Overall, if you can put up with the hopeless inefficiency associated with buying your ticket and getting on and off the ship, you can expect to be quite impressed with Côte d'Albâtre. The nice thing about her is she isn’t designed with the ‘motorway services at sea’ theme in mind. Whereas P. & O. in particular deploys what they call ‘global branding’ across all their vessels (think ‘International Food Court’ and all the other marketing gimmicks that have made their ferries so bland and lacking in individual character), Transmanche have created a ship with a personality of her own. There is far less emphasis on extracting every last penny out of passengers on board; an explicable mixture of ‘no thrills’ yet understated elegance too. Well worth a try if you yearn for an experience more akin to the ferry crossings of yesteryear.
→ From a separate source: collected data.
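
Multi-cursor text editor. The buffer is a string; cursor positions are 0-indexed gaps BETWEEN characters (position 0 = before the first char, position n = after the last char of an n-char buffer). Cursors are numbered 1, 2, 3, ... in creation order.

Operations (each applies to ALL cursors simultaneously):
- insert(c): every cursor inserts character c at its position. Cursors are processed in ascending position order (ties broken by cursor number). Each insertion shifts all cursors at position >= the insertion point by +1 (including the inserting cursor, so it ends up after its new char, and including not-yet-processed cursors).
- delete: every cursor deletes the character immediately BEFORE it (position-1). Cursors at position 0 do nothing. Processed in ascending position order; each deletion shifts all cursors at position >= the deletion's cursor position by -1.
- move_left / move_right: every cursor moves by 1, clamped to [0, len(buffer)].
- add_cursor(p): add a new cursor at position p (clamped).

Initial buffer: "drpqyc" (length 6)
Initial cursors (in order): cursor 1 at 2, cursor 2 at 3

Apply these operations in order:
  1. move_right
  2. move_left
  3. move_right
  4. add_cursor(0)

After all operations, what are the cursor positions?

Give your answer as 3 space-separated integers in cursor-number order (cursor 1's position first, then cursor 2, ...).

Answer: 3 4 0

Derivation:
After op 1 (move_right): buffer="drpqyc" (len 6), cursors c1@3 c2@4, authorship ......
After op 2 (move_left): buffer="drpqyc" (len 6), cursors c1@2 c2@3, authorship ......
After op 3 (move_right): buffer="drpqyc" (len 6), cursors c1@3 c2@4, authorship ......
After op 4 (add_cursor(0)): buffer="drpqyc" (len 6), cursors c3@0 c1@3 c2@4, authorship ......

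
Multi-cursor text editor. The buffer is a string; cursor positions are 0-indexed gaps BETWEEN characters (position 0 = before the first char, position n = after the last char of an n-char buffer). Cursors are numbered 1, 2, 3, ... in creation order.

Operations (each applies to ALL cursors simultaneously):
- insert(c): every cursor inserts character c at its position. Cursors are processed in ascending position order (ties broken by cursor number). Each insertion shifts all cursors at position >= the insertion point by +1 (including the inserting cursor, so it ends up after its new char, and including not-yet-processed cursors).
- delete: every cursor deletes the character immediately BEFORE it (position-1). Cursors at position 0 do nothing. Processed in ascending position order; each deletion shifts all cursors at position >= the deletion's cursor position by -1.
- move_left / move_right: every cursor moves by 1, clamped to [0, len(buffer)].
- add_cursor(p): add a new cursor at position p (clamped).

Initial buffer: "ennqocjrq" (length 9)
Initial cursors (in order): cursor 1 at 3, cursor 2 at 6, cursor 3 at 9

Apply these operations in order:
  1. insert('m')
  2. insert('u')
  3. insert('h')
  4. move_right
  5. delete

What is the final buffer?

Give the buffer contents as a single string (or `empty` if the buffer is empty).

After op 1 (insert('m')): buffer="ennmqocmjrqm" (len 12), cursors c1@4 c2@8 c3@12, authorship ...1...2...3
After op 2 (insert('u')): buffer="ennmuqocmujrqmu" (len 15), cursors c1@5 c2@10 c3@15, authorship ...11...22...33
After op 3 (insert('h')): buffer="ennmuhqocmuhjrqmuh" (len 18), cursors c1@6 c2@12 c3@18, authorship ...111...222...333
After op 4 (move_right): buffer="ennmuhqocmuhjrqmuh" (len 18), cursors c1@7 c2@13 c3@18, authorship ...111...222...333
After op 5 (delete): buffer="ennmuhocmuhrqmu" (len 15), cursors c1@6 c2@11 c3@15, authorship ...111..222..33

Answer: ennmuhocmuhrqmu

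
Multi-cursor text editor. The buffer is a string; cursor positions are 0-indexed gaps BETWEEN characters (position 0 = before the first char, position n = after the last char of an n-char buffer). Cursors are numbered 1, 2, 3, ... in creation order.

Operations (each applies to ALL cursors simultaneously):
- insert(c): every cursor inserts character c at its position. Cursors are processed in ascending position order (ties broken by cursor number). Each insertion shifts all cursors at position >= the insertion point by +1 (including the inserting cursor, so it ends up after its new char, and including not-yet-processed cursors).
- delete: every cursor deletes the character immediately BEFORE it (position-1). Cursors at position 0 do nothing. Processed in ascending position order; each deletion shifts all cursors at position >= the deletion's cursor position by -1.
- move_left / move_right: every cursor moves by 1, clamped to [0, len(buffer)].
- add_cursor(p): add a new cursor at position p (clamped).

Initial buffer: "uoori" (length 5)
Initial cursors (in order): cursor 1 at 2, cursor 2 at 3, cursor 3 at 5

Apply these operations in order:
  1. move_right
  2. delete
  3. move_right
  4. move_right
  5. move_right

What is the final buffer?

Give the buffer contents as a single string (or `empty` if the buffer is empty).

After op 1 (move_right): buffer="uoori" (len 5), cursors c1@3 c2@4 c3@5, authorship .....
After op 2 (delete): buffer="uo" (len 2), cursors c1@2 c2@2 c3@2, authorship ..
After op 3 (move_right): buffer="uo" (len 2), cursors c1@2 c2@2 c3@2, authorship ..
After op 4 (move_right): buffer="uo" (len 2), cursors c1@2 c2@2 c3@2, authorship ..
After op 5 (move_right): buffer="uo" (len 2), cursors c1@2 c2@2 c3@2, authorship ..

Answer: uo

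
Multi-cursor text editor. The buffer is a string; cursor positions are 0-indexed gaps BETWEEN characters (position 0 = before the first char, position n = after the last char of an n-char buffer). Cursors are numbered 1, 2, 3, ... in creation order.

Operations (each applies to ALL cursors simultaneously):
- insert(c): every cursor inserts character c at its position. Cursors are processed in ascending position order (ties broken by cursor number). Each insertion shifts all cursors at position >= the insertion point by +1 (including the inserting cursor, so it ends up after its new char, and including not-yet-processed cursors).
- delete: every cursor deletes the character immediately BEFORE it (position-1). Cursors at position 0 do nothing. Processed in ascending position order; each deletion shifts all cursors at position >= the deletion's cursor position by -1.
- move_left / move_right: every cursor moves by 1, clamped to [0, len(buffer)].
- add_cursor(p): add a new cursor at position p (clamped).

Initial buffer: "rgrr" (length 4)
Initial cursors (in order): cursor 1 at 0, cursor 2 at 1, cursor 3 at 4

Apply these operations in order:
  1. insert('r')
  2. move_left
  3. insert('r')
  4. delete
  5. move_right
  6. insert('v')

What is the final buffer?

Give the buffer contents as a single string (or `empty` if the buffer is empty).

Answer: rvrrvgrrrv

Derivation:
After op 1 (insert('r')): buffer="rrrgrrr" (len 7), cursors c1@1 c2@3 c3@7, authorship 1.2...3
After op 2 (move_left): buffer="rrrgrrr" (len 7), cursors c1@0 c2@2 c3@6, authorship 1.2...3
After op 3 (insert('r')): buffer="rrrrrgrrrr" (len 10), cursors c1@1 c2@4 c3@9, authorship 11.22...33
After op 4 (delete): buffer="rrrgrrr" (len 7), cursors c1@0 c2@2 c3@6, authorship 1.2...3
After op 5 (move_right): buffer="rrrgrrr" (len 7), cursors c1@1 c2@3 c3@7, authorship 1.2...3
After op 6 (insert('v')): buffer="rvrrvgrrrv" (len 10), cursors c1@2 c2@5 c3@10, authorship 11.22...33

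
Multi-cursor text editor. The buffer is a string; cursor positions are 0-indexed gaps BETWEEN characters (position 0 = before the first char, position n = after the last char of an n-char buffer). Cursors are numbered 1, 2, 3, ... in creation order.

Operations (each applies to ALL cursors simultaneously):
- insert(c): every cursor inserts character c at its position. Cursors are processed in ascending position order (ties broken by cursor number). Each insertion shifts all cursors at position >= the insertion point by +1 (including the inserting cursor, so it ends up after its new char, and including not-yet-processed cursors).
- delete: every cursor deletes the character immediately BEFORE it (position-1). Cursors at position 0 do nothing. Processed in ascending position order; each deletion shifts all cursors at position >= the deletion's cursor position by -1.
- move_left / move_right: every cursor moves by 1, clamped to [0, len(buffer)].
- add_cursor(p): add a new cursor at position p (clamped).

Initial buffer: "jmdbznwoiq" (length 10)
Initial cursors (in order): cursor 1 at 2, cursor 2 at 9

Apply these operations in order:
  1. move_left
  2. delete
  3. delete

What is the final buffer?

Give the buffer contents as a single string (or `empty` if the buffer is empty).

Answer: mdbzniq

Derivation:
After op 1 (move_left): buffer="jmdbznwoiq" (len 10), cursors c1@1 c2@8, authorship ..........
After op 2 (delete): buffer="mdbznwiq" (len 8), cursors c1@0 c2@6, authorship ........
After op 3 (delete): buffer="mdbzniq" (len 7), cursors c1@0 c2@5, authorship .......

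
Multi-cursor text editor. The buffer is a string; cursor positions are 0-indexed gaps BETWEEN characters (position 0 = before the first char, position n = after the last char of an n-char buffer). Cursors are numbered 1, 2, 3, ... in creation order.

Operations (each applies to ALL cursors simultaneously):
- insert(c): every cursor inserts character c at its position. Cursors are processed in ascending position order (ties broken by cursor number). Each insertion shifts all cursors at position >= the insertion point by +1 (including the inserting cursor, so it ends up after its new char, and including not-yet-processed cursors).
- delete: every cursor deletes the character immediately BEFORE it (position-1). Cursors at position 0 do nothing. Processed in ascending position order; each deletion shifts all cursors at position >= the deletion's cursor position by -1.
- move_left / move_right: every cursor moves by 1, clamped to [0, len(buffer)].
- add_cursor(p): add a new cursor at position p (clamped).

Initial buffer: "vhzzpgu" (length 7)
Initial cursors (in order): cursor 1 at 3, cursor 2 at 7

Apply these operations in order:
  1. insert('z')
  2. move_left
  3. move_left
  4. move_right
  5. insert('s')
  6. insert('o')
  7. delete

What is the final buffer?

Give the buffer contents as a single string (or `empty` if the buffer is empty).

Answer: vhzszzpgusz

Derivation:
After op 1 (insert('z')): buffer="vhzzzpguz" (len 9), cursors c1@4 c2@9, authorship ...1....2
After op 2 (move_left): buffer="vhzzzpguz" (len 9), cursors c1@3 c2@8, authorship ...1....2
After op 3 (move_left): buffer="vhzzzpguz" (len 9), cursors c1@2 c2@7, authorship ...1....2
After op 4 (move_right): buffer="vhzzzpguz" (len 9), cursors c1@3 c2@8, authorship ...1....2
After op 5 (insert('s')): buffer="vhzszzpgusz" (len 11), cursors c1@4 c2@10, authorship ...11....22
After op 6 (insert('o')): buffer="vhzsozzpgusoz" (len 13), cursors c1@5 c2@12, authorship ...111....222
After op 7 (delete): buffer="vhzszzpgusz" (len 11), cursors c1@4 c2@10, authorship ...11....22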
The Freight Sales Manager at Transmanche Ferries took the trouble to give this detailed response to the above voyage report:
Many thanks for your email Apologies for the delayed reply. I have been in Dieppe for a few days and preferred to wait until I was back home and able to study your website before replying to you.
I have read your report of your voyage on Cote d'Albatre. In general I would describe everything that you have said as being reasonable. It is fair to conclude that the onboard sales of items such as newspapers is indicative of an absence of desire to generate additional revenue. The reality of the situation is that the company has been hampered in its growth by the weight of French Bureaucratic legislation, which limits the commercial activities of Publicly owned operations.
The company is currently up for sale to any one of five commercial ferry operators. A decision regarding which one is expected before the end of the year. In the interim, the company is positioning itself with growing strength in the cross-channel market. The Seven Sisters will arrive at Dieppe on 23rd October and will enter service on 2nd November, departing from Dieppe at 12.30.
May I correct one or two observations which you have made. We are very much positioning ourselves in both the passenger and freight markets. Our freight carryings continue to increase month by month, whilst passenger crossings during this year have improved in the region of 50% over the previous year. The crossing which you took at 13.30 on Sunday is not really a measure of our freight service, as very few freight lorries move at that time on a Sunday lunchtime, equally the return from Dieppe at 20.00 on Sunday is restricted by dint of French lorry ban, which prohibits vehicle movement prior to 22.00.
We are aware of the difficulty in customers contacting our call-centre. I have to say that this is largely due to the incredible increase in interest. Therefore, although frustrating, it is in many ways a positive sign. In an effort to improve the reservation process, we have now activated the online booking facility. This was disabled whilst a new reservation system was being introduced.
When we review our business internally, we are well aware of the items which have to be improved. Equally we are satisfied with the progress which has been made in the past year. Personally, I feel that in commercial ownership we will quickly overcome many of the limitations which currently exist and will emerge as a first class company in time for next year.
Agree entirely about the passenger terminal. I received agreement yesterday to the finance to complete the refit of our main terminal for foot passenger use also. It will be a happy day for us all when the existing passenger terminal is closed.